Un visuel séduisant, et une esthétique lourde de sens

  
Ce qui se ressent énormément dans le coup de crayon de Yû Hikasa, c'est bien l'amour de l'auteur pour ce Paris de XXe siècle. Tout le long des deux volumes de Marion, il accorde une importance aux architectures, et tout simplement eux différentes esthétiques présentées. Les deux couvertures de la série sont une excellente démonstration de ce goût de l'auteur, celui-ci y dépeignant un Paris vu de haut, qu'il s'agisse de la classique vue sur l'ensemble de la ville, y compris sur la Tour Eiffel, ou plus simplement sur les charmantes rues pavées et leurs immeubles en pierre. Le côté contemplatif qui s'en dégage est dû au choix des couleurs, nettes et peu criardes, un tout qui présente un bon constat sur les intentions visuelles du mangaka.
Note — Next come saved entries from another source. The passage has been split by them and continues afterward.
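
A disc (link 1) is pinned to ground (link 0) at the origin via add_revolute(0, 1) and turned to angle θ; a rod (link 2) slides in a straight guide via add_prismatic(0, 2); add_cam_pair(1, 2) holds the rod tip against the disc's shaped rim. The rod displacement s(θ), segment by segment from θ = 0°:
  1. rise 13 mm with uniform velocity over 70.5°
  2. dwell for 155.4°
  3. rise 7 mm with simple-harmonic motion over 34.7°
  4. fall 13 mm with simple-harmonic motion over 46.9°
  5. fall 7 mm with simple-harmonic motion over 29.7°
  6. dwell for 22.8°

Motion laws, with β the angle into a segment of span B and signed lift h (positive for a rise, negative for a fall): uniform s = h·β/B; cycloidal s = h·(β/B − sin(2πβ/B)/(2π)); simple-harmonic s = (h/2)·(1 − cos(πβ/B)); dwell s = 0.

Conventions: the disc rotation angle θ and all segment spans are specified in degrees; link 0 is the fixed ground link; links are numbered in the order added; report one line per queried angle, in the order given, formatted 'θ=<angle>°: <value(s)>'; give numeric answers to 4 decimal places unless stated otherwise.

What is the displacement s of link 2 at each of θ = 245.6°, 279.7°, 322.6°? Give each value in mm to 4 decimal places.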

Ainsi, cette ambiance chatoyante de Paris, idéalisé certes, confère au récit un charme certain. On ressent le soin apporté par Yû Hikasa sur les différentes scènes qui se déroulent dans les rues de la Capitale, qu'il s'agisse des ruelles, des parcs, ou du petit marché présenté en tout début d'intrigue. Ce soin, il concerne aussi les accoutrements des personnages. L'impression du XXe siècle s'en dégage fortement, ce qui aurait pu être un piège pour un auteur japonais peu renseigné. La plus représentative de cette dimension vintage est certainement l'héroïne elle-même, sa tenue de prédilection étant une chemise, un pantalon retroussé, et des bretelles. L'archétype parfait de la tenue populaire d'époque, mais qui est totalement raccord avec le contexte historique de la série et avec la classe sociale de Marion.
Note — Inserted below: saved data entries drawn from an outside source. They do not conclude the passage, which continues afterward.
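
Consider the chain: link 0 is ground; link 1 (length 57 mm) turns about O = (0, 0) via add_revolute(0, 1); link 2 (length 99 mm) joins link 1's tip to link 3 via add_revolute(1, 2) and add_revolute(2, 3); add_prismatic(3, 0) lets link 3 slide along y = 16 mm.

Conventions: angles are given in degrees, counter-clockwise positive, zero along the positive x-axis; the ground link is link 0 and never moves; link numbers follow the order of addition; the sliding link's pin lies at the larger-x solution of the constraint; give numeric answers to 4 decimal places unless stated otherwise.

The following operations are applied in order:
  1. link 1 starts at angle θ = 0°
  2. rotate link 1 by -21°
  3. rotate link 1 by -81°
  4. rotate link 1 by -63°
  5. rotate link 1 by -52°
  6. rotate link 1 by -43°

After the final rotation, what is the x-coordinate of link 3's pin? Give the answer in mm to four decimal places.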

Concernant la protagoniste, le piège le plus grand qui attendait Yû Hikasa n'était finalement pas sur la représentation de l'époque, mais sur la représentation du personnage. Ainsi, l'artiste doit opposer son héroïne visuellement à des éléments esthétiques, via certaines tournures du scénario. Pour cette Marion des rues, s'habiller comme une femme de l'époque est un chamboulement, et le risque était une trop grande sexualisation du personnage au fil des pages. L'auteur évite ce piège, la Marion sexy présentée par la suite ne résultant que de son pacte pour embrasser le métier de chanteuse et comédienne, et ne caractérise pas celle qu'elle est vraiment en tant qu'individu. On dissocie parfaitement Marion de la comédienne, ce qui donne énormément de sens au personnage et à sa détermination.

L'édition de Komikku

En France, ce sont les éditions Komikku, habituées aux petites séries, qui nous proposent le diptyque de Yû Hikasa. L'éditeur publie le court récit entre fin 2018 et début 2019 : le premier opus paraît le 27 septembre 2018, et le second le 28 février 2019. Cinq mois d'écart pour les deux tomes d'une série aussi courte, c'est assez important à première vue, mais se justifie peut-être par une volonté d'ancrer le titre dans l'actualité sur quelques semaines de plus, et ne pas faire de Marion une actualité ultra éphémère.


L'édition en elle-même est de facture tout à fait honorable. Le papier utilisé, fin mais jamais transparent, est agréable en main, et chaque tome se dote d'une page couleur. On notera une couverture au papier couché mât qui bénéficie de vernis sélectif, donnant une bien jolie allure aux deux jaquettes. La traduction est assurée par Yohan Leclerc, traducteur ayant signé bon nombre de travaux récemment et qui livre un texte fluide et vivant, qui semble donc sans fausse note à première vue.